Any interior we design or live with we want to “naturalise”. We want to use elements pulled from the landscape. That comes from choosing materials that aren’t overly finished – soaped oak, honed stone, etc. I can’t help looking around and notice that quite a bit of our art has elements to nature, and that the chaise here in our living room is upholstered by a print by Josef Frank with a nature scene full of flowers, birds and water. For us in this place, there was a section with two massive garage doors in the workshop, which was for a horse and carriage to pull through and unload and be able to keep going without turning around. We took one of these large openings and put in a huge window. It’s a place where we can sit and watch the birds and animals without them seeing us. We call it the “nature channel”.
Nature provides the exhalations required to still the mind. If I am struggling with something, I’ll just take the dogs out on a long walk, or head into the garden for a bit of weeding and deadheading.
For me, seeing the sphinx moth return to our garden is the most exciting thing in the world. I had never seen one before but after we planted a drift of monarda, they came in droves.

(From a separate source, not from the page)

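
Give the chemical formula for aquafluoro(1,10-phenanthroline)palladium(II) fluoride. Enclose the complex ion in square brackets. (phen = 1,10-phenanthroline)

Ligands: 1 1,10-phenanthroline (phen, neutral), 1 fluoro (F, -1), 1 aqua (H2O, neutral). Ligand charge sum = -1.
Charge balance with fluoride (-1) requires 1 complex ion per 1 fluoride.

[PdF(H2O)(phen)]F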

They are large like a hummingbird and are mythological to me and my kids.
Here in the high summer it gets quite hot, and I kind of let the garden get a little wild and slow down on maintenance and just enjoy it. The plants have reached their highest point, and most of them are as tall as me and have swallowed up the pathways. It’s amazing to walk through them like this – you feel like a child again. Also, in the heat, there is nothing better than getting really hot in the sun and plunging into the pond. Our kids spend hours swimming and the water has brought so many new birds and critters to our property that we haven’t had before.
In the summer, we like to keep the doors and windows open since we don’t have air conditioning. The vases are all brimming with flowers from the roadside and the garden, and it brings a nice freshness into every room. We’ve likely planted more fruits and vegetables than we can consume, so a lot of it is being harvested for our own meals, and also to give away to our neighbours. The thing we always look forward to the most in high summer is the swim pond and cooling off in the water.
I find high summer colours of warm yellow and indigo very calming. I have a beautiful antique parasol that was used in France by a shepherd. The cloth was dyed an indigo blue, and the handle is more of a club shape than a cane. For a warm yellow, I can’t help but think of the sun, honey and the delicate yellow hue of our coreopsis flowers. I also love the structural shape of eryngiums like rattlesnake master and sea holly. The bees love them as well. I also love anything from the mallow family, and the ones we grow have silver foliage with soft white and pink flowers. They smell incredible.
I’m working on a new book and exhibition about Juli’s great uncle, Narcisse Pelletier. I’ve become obsessed with his life and his work. His most important paintings are held by one of Canada’s most important museums, but because of some spotty paper work with the donation they weren’t shown for over 40 years. We worked with the museum to finally get them released and are looking forward to sharing them in person in the next year or so. It’s certainly a passion project for us, but it’s been a very exciting journey so far.